At the end of the day as long as the figure is complete, I don't see that it makes any difference what you paint first or last as long as the paint is in the right places. And yes I do make mistakes, that's what the small brush is for...touching up and touching up the touching up etc...

Jeff

And the paint on your figures is very definately in the right places Jeff. The step by step you posted was both enjoyable and informative.
As for the small brush for the mistakes, I've got a range of sizes for different sized mistakes. :eek:
 
And the paint on your figures is very definately in the right places Jeff. The step by step you posted was both enjoyable and informative.
As for the small brush for the mistakes, I've got a range of sizes for different sized mistakes. :eek:

Let us be the judge of that;)
 
I'll get some up soon! I've got lots of little batches in various states of completion. I'm just really bad at focusing my attention on one batch at a time.:eek:

Keep it simple, Simon! One soldier at a time!
 
Strange, but I like to paint the main colours first and then the fleshy parts later as I did for Brad's Royal Horse Artillery.

Jeff

Hi all,

I use Armory Gray Primer to prime anything I'm painting whether it's metal or plastic. It's the best I've found (my opinion) for the way I work. Black makes it too hard for me too see all the details and white causes the colors to be very bright (if that's the effect you want - white primer is the way to go).

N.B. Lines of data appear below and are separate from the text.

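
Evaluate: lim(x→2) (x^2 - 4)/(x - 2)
This is a standard limit.

Factor or rationalize the expression:
  lim(x→2) (x^2 - 4)/(x - 2) = 4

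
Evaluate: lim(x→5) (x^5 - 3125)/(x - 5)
This is a standard limit.

Factor or rationalize the expression:
  lim(x→5) (x^5 - 3125)/(x - 5) = 3125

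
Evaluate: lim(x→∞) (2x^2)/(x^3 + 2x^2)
This is an ∞/∞ indeterminate form.

Apply L'Hôpital's rule: differentiate numerator and denominator separately.
  f(x) = 2·x^2   ⇒   f'(x) = 4·x
  g(x) = x^3 + 2·x^2   ⇒   g'(x) = 3·x^2 + 4·x
  lim(x→∞) f'(x)/g'(x) = lim(x→∞) (4·x)/(3·x^2 + 4·x)
  = 0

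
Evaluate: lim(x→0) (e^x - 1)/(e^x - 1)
This is a 0/0 indeterminate form.

Apply L'Hôpital's rule: differentiate numerator and denominator separately.
  f(x) = e^(x) - 1   ⇒   f'(x) = e^(x)
  g(x) = e^(x) - 1   ⇒   g'(x) = e^(x)
  lim(x→0) f'(x)/g'(x) = lim(x→0) (e^(x))/(e^(x))
  = 1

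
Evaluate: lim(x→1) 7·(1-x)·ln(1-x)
This is a 0·∞ indeterminate form.

Rewrite 0·∞ as a quotient (0/0 or ∞/∞ form), then apply L'Hôpital's rule:
  lim(x→1) 7·(1-x)·ln(1-x) = 0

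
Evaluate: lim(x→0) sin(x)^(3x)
This is an exponential indeterminate form.

For exponential indeterminate forms, take the natural log:
  Let L = lim(x→0) sin(x)^(3x)
  Then ln(L) = lim(x→0) [exponent × ln(base)]
  Evaluate using L'Hôpital or standard limits, then exponentiate.
  L = 1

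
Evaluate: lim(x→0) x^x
This is an exponential indeterminate form.

For exponential indeterminate forms, take the natural log:
  Let L = lim(x→0) x^x
  Then ln(L) = lim(x→0) [exponent × ln(base)]
  Evaluate using L'Hôpital or standard limits, then exponentiate.
  L = 1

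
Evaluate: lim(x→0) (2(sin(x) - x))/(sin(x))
This is a 0/0 indeterminate form.

Apply L'Hôpital's rule: differentiate numerator and denominator separately.
  f(x) = -2·x + 2·sin(x)   ⇒   f'(x) = 2·cos(x) - 2
  g(x) = sin(x)   ⇒   g'(x) = cos(x)
  lim(x→0) f'(x)/g'(x) = lim(x→0) (2·cos(x) - 2)/(cos(x))
  = 0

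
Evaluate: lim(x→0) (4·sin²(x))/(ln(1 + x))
This is a 0/0 indeterminate form.

Apply L'Hôpital's rule: differentiate numerator and denominator separately.
  f(x) = 4·sin(x)^2   ⇒   f'(x) = 8·sin(x)·cos(x)
  g(x) = ln(x + 1)   ⇒   g'(x) = 1/(x + 1)
  lim(x→0) f'(x)/g'(x) = lim(x→0) (8·sin(x)·cos(x))/(1/(x + 1))
  = 0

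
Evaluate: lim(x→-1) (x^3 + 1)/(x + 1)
This is a standard limit.

Factor or rationalize the expression:
  lim(x→-1) (x^3 + 1)/(x + 1) = 3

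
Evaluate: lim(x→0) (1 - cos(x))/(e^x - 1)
This is a 0/0 indeterminate form.

Apply L'Hôpital's rule: differentiate numerator and denominator separately.
  f(x) = 1 - cos(x)   ⇒   f'(x) = sin(x)
  g(x) = e^(x) - 1   ⇒   g'(x) = e^(x)
  lim(x→0) f'(x)/g'(x) = lim(x→0) (sin(x))/(e^(x))
  = 0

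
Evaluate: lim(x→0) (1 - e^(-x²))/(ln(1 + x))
This is a 0/0 indeterminate form.

Apply L'Hôpital's rule: differentiate numerator and denominator separately.
  f(x) = 1 - e^(-x^2)   ⇒   f'(x) = 2·x·e^(-x^2)
  g(x) = ln(x + 1)   ⇒   g'(x) = 1/(x + 1)
  lim(x→0) f'(x)/g'(x) = lim(x→0) (2·x·e^(-x^2))/(1/(x + 1))
  = 0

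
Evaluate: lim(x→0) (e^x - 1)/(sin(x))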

I use mainly Citadel acrylic paint, but have supplemented those with the much cheaper acrylic "craft" paint found at Hobby Lobby, Michael's, etc. I begin by painting the face, hands and any other exposed skin, then the hair, etc. I then paint basically as the figure in question may have gotten dressed: pants and shirt followed by jackets, armor, etc if applicable, followed by gloves, shoes/boots, hats, helmets - then, belts, pouches, etc.. Lastly any weapons or anything being held in the hands..

I've attached photos of Ron Barzso's 1805 U.S. Marines and Barbary Pirates that I painted. These figures are plastic.

Hope you enjoy and keep on painting!